Saturday afternoon September 7, parts of Provo (primarily the Grandview and Carterville areas) received an historic rainstorm. The BYU Weather station recorded nearly 50 mph winds and 0.8” inches of rain (0.6” of that in about 15 minutes). Given the relative quantities of runoff observed, and the damage received; we believe the total rainfall in the hardest hit areas was nearly double that, with about 1” during the most intense 20-30 minutes between 4:00 and 4:30 pm. This would equate to more than a 50–year event.
As an indication of the magnitude of the storm, flows in the lower Provo River went from 20 cfs at 4:00, to almost 600 cfs at 6:00 pm Saturday. While flow increases in the Provo River of 200 – 300 cfs after storm events are not uncommon, an increase of 600 cfs is extremely rare.
There were several areas where runoff exceeded the capacity of existing storm drain systems. We are aware of at least a dozen homes that experienced flooding, mostly in the Grandview area.
Surface water flowing off the Grandview hill caused damage and left debris in several areas.
900 N / Grand Avenue
Storm water washed out a portion of the street and deposited gravel and mud on the property below, including along 820 North Street. This road segment is currently closed, and will require reconstruction. The office building at 1680 West 820 North has gravel and mud stacked up against the north wall, and within portions of the building.
1460 N and 1150 N, Jordan Avenue
Overflowing water undermined support for the concrete pedestrian stairways at these two locations and deposited gravel and mud in Lion’s Park. We are not aware of any private property damage associated with these incidents. The stairways are unsafe, and have been closed.

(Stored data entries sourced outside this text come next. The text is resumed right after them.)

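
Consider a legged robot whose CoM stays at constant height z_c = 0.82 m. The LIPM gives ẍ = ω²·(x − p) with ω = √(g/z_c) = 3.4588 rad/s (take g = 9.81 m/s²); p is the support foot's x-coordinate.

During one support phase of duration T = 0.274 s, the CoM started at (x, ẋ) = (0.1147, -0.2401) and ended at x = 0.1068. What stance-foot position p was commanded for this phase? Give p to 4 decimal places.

p = -0.0263

ωT = 3.4588·0.274 = 0.947711; cosh(ωT) = 1.483713, sinh(ωT) = 1.096086
x(T) = p + (x₀−p)·cosh(ωT) + (ẋ₀/ω)·sinh(ωT) ⇒ p·(1 − cosh) = x(T) − x₀·cosh − (ẋ₀/ω)·sinh
numerator   = 0.1068 − (0.1147)·1.483713 − (-0.2401/3.4588)·1.096086 = 0.012705
denominator = 1 − 1.483713 = -0.483713
p = 0.012705 / -0.483713 = -0.0263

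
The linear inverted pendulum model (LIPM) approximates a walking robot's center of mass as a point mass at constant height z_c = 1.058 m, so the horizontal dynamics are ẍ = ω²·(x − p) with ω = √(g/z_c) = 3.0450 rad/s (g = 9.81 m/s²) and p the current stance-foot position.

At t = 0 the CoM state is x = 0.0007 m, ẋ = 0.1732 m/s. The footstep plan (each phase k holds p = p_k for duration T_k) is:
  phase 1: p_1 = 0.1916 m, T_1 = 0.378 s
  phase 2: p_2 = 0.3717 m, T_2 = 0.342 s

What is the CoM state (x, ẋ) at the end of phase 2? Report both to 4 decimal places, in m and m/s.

phase 1: p=0.1916, T=0.378, ωT=1.151010, cosh=1.738851, sinh=1.422534; start (x,ẋ)=(0.000700, 0.173200) → end (x,ẋ)=(-0.059433, -0.525736)
phase 2: p=0.3717, T=0.342, ωT=1.041390, cosh=1.593058, sinh=1.240094; start (x,ẋ)=(-0.059433, -0.525736) → end (x,ẋ)=(-0.529229, -2.465523)

x = -0.5292, ẋ = -2.4655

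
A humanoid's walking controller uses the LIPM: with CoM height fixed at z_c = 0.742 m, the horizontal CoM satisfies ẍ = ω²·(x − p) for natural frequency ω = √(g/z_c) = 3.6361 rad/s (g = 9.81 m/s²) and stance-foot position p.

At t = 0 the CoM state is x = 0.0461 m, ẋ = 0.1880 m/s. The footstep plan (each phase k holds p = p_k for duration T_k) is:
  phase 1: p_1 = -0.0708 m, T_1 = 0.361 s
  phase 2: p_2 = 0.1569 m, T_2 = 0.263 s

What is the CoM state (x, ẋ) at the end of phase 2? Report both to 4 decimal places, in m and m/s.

x = 0.6354, ẋ = 2.0335

phase 1: p=-0.0708, T=0.361, ωT=1.312632, cosh=1.992526, sinh=1.723415; start (x,ẋ)=(0.046100, 0.188000) → end (x,ẋ)=(0.251233, 1.107150)
phase 2: p=0.1569, T=0.263, ωT=0.956294, cosh=1.493175, sinh=1.108861; start (x,ẋ)=(0.251233, 1.107150) → end (x,ẋ)=(0.635391, 2.033514)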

At least a portion of both stairways will likely require removal.
1060 W 2300 North
Water in the privately owned West Union Canal overflowed its banks, washing away some landscaping improvements and causing flooding in a number of homes in this area; as well as depositing gravel and mud on local streets.
Beyond the hardest hit areas, street flooding was reported and observed throughout the community along, and west of University Avenue; mostly in the southwest, west central and river bottom neighborhoods. Many of these streets have deposits of sand and mud that the City has been working to clean up. Several affected storm drains will be inspected and cleaned to preserve capacity.
The winds that accompanied the rain generated some tree damage. Small branches and leaves contributed to some of the street flooding by clogging storm drain inlets.
Pursuant to concerns expressed from effected property owners, sandbags and sand have been made available at the Public Works yard. We know that a few hundred have been filled and used by residents in the Grandview area.